Another source said Saudi officials late last year "quietly changed the rules of engagement at U.S. requests to allow offensive missions" as well as aerial refueling operations for U.S. combat planes.
U.S. pilots flying out of Saudi Arabia recently have stepped up attacks on Iraq's air defenses in the southern no-fly zone in response to evidence that the Iraqis are preparing to engage the aircraft or move equipment and ammunition into the area to enhance antiaircraft systems.
The Saudis' agreement to allow the use of the air operations control facility near Riyadh would allow American air controllers to integrate up-to-the-minute streams of intelligence from satellites, U-2 spy planes and Predator reconnaissance drones with on-the-ground intelligence from civilian experts and the CIA, converting information quickly into precise targeting data that can be transmitted to combat aircraft.
While the U.S. military's Central Command regional headquarters in Qatar would take on many oversight operations in case of war, the Saudi facility is more sophisticated. Even its partial use could be an important asset in coordinating air attacks, military strategists said.
At the same time, in what has proved to be an important setback, the Saudis have not authorized the unloading of combat materiel at the mammoth port facility at Dammam on the Persian Gulf.
Partly as a consequence, there have been delays in getting into position the shiploads of heavy equipment still bound for any ground campaign. Kuwait's ports are smaller, and with Turkey also not allowing the offloading of ships, a war could begin with crucial weaponry, equipment and supplies still at sea.
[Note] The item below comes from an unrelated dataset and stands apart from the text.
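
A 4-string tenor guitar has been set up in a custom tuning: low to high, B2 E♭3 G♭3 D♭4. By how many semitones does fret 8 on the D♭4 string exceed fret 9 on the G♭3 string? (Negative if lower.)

D♭4 at fret 8 → A4 (MIDI 69); G♭3 at fret 9 → E♭4 (MIDI 63).
69 − 63 = 6, so the two pitches are 6 semitones apart.

6 semitones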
U.S. officials have stopped short of blaming Saudi Arabia for the bottleneck in Kuwait. But they admit that the relationship with this kingdom is delicate.
"A lot has depended on what our Saudi hosts will permit. For right now, their official position is they support the [war] effort," said Maj. John Anderson, an Air Force spokesman at Prince Sultan Air Base. "I think it really ends up being like with any coalition effort. They have vital interests and we have vital interests, and where we work together is where those vital interests are the same."
The negotiations have not been easy.
"The U.S. is pressing them, and they're coming through," said one diplomat in Riyadh. "In the current circumstances, this is tough for them. This is heavy lifting for them. They're caught between the mood in the street and the demands [the U.S.] is making on them."
The U.S. government by no means got all it sought.
"[But] there's a much higher degree of Saudi cooperation than most people realize," said Anthony Cordesman, who wrote an exhaustive review of the Saudi military for the Center for Strategic and International Studies, a Washington-based think tank.
He added that it is likely to continue into the future. "The fact is, we need each other."
Still, both the Saudis and Americans have made it clear that the large U.S. military presence at Prince Sultan -- currently estimated at about 4,500 personnel and squadrons of F-15s, F-16s, EA-6B Prowlers, KC-135 refuelers and AWACS surveillance planes -- will largely dwindle away if Hussein is driven from power in Iraq. There will be, both sides say, no further need for patrolling the southern no-fly zone, the purpose for which Prince Sultan was created.
"What the Saudis would like to see is a return to pre-1990, when the U.S. presence was over the horizon and out of sight," said one diplomat in the Saudi capital. Yet at the same time, he said, "the one thing the Saudis say again and again is they will let nothing get between the leadership of the country and the United States of America. It's that important to them."